Michael Pacey is fascinated by the everyday objects which surround us. He evokes the essence of these handy familiars, thus capturing the magic within the fabric of day-to-day experience. The poet looks at these objects from odd angles to first defamiliarize the reader; the objective and the subjective become mutually interpenetrating, there's a reciprocal "opening up" on the part of the poet and his subject. The collection begins by focusing on significant objects in the author's backyard and in his garage: a crowbar, a ladder, a stack of berry boxes, a compost heap, the burrs entangled in his dog's fur. The tour continues inside the house: a pair of gloves, an old pot, an ironing board and medicine cabinet become his muses. Pacey then turns to the tools he uses in his writing room: pen and pencil, eraser, typewriter, drafts, and finally the writer's essential tools -- the words he chooses, (including his signature which stamps these words as his own), and magnifies these words to study their component parts -- the letters themselves: such as X, Y, and Z, Q, and S, before taking us outside again for a detailed study of the language of honeybees and the iconic character of larks, doves and hummingbirds.

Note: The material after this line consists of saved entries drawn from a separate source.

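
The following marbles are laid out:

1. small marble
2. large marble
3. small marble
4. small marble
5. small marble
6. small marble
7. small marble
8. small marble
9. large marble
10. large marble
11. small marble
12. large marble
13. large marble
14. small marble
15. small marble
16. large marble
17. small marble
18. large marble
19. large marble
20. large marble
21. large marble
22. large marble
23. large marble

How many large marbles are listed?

12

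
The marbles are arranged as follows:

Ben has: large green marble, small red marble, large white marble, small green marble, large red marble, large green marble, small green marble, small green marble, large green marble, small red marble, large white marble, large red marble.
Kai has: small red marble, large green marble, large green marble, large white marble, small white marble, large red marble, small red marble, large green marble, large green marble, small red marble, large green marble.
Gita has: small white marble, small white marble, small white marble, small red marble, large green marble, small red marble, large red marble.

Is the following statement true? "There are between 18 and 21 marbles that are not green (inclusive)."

True

marbles that are not green: 18.
The claim requires 18 ≤ 18 ≤ 21, which holds.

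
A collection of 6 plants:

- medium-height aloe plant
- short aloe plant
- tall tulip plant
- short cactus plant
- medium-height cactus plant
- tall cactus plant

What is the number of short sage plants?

0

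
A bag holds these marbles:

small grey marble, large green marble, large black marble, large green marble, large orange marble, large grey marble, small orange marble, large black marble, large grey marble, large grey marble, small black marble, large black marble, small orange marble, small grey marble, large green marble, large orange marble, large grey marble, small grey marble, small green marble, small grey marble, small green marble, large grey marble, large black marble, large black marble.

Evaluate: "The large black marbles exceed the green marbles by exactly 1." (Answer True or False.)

False

|large black marbles| = 5.
|green marbles| = 5.
The claim requires 5 − 5 (= 0) to equal 1, which does not hold.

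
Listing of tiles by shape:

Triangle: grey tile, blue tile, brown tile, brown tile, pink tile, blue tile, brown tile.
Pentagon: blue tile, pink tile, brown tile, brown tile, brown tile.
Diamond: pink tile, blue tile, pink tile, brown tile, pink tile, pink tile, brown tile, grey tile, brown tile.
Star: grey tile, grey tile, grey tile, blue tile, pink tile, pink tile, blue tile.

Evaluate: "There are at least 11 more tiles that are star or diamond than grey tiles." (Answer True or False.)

True

There are 16 tiles that are star or diamond.
There are 5 grey tiles.
The claim requires 16 − 5 = 11 ≥ 11, which holds.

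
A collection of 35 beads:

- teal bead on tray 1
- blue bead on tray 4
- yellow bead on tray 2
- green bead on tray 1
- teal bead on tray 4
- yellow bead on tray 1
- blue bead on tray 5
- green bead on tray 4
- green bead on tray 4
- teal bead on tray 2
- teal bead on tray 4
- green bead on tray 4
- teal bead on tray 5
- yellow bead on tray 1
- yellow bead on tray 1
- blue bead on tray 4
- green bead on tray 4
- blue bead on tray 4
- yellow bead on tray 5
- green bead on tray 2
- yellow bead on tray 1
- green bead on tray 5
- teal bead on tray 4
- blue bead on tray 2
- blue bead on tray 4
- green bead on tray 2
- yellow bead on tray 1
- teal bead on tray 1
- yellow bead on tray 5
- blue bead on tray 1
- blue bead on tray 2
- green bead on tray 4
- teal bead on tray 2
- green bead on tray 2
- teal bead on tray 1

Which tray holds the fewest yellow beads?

Counts by tray (restricted to yellow beads): tray 1→5, tray 5→2, tray 2→1, tray 4→0.
The minimum is 0, held uniquely by tray 4.

tray 4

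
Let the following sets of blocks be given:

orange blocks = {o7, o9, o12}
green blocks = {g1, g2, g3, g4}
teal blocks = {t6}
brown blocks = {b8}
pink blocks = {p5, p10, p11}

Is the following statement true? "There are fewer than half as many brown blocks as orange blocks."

True

brown blocks: 1.
orange blocks: 3.
The claim requires 2 × 1 = 2 < 3, which holds.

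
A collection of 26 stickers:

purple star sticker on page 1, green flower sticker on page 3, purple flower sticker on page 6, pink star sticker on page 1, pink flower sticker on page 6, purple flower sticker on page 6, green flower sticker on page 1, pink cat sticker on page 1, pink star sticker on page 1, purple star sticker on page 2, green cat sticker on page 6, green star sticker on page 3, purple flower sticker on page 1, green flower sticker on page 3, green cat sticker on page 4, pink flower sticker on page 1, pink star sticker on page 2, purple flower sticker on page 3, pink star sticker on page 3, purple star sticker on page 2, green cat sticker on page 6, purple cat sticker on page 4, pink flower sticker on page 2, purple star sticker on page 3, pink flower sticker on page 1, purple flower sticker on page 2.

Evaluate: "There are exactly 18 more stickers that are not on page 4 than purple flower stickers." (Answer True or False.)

False

stickers that are not on page 4: 24.
purple flower stickers: 5.
The claim requires 24 − 5 (= 19) to equal 18, which does not hold.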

These poems seamlessly combine realistic narrative and description with fantasy and imaginative projection. Ordinary places and activities become magically and exhilaratingly strange, revealing depths in the dailiness often taken to be flat or dull. Connections are made between the ordinary and art, between painstaking work and insight.
About the Author: Michael Pacey was born in Fredericton. He received his BA and BEd from the University of New Brunswick, his MFA, MA and PhD from the University of British Columbia. Pacey's first full-length collection of poetry, The First Step, was published by Signature Editions in 2011; his second, Electric Affinities, came out in 2015. His work has appeared in more than twenty literary magazines, including The Malahat Review, The New Quarterly, Exile, Prairie Fire, and Descant. He has also published a chapbook (Anonymous Mesdemoiselles, 1972), and a children's book (The Birds of Christmas, 1987). He was editor of PRISM International and has taught at UBC and Lakehead University.